La paradoja de una reforma sin apoyos: ¿Estrategia o derecho?

La ministra de Igualdad, Ana Redondo, ha admitido que la tramitación será "compleja". Al exigir tres quintos de las cámaras, el proyecto nace con una viabilidad parlamentaria nula ante la negativa del Partido Popular, que cuenta con mayoría absoluta en el Senado. Esto refuerza la tesis de que el Ejecutivo prioriza el rédito político del debate sobre la efectividad real de la reforma.

Al proponer que los poderes públicos garanticen el aborto "en condiciones de igualdad real y efectiva", el Gobierno señala directamente a las comunidades autónomas gobernadas por la oposición. El objetivo analítico es claro: situar al PP en la posición de "bloquear" un derecho que, según la portavoz Elma Saiz, protege a las mujeres frente a "dinámicas regresivas", obligando a la derecha a retratarse en vísperas de las urnas.

El 20% de cobertura pública: el argumento para "dar la batalla"

Más allá de la estrategia, el Gobierno se apoya en una deficiencia estructural de la sanidad pública: solo el 20% de las interrupciones voluntarias del embarazo se realizan en centros del Estado. La ministra Redondo ha centrado su discurso en la "dimensión prestacional", denunciando que el derecho está en riesgo si no se garantiza en la cartera básica de servicios.

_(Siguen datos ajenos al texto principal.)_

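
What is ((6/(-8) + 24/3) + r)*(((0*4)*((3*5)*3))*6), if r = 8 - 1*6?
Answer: 0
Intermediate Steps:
r = 2 (r = 8 - 6 = 2)
((6/(-8) + 24/3) + r)*(((0*4)*((3*5)*3))*6) = ((6/(-8) + 24/3) + 2)*(((0*4)*((3*5)*3))*6) = ((6*(-1/8) + 24*(1/3)) + 2)*((0*(15*3))*6) = ((-3/4 + 8) + 2)*((0*45)*6) = (29/4 + 2)*(0*6) = (37/4)*0 = 0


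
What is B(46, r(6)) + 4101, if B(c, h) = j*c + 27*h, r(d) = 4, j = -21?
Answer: 3243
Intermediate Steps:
B(c, h) = -21*c + 27*h
B(46, r(6)) + 4101 = (-21*46 + 27*4) + 4101 = (-966 + 108) + 4101 = -858 + 4101 = 3243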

Esta cifra sirve de base para que el Ejecutivo justifique la necesidad de elevar el rango de protección. No obstante, al hacerlo coincidir con el primer día de las declaraciones judiciales por la trama de las mascarillas, la oposición ya acusa al Ejecutivo de utilizar la Constitución como escudo mediático.

Un pulso constitucional para marcar la agenda electoral

La decisión de avanzar "pasado este Rubicón" busca forzar una negociación con el PP que, de fracasar, permitirá al Gobierno construir su relato de campaña basado en la defensa de los derechos fundamentales frente al "revisionismo".

La reforma no solo pretende reforzar la jurisprudencia del Tribunal Constitucional, sino también erigirse en el eje central del discurso de la coalición para las próximas semanas. En un escenario de debilidad parlamentaria y asedio judicial, el blindaje del aborto se convierte en la herramienta principal de Moncloa para retomar el control de la conversación pública.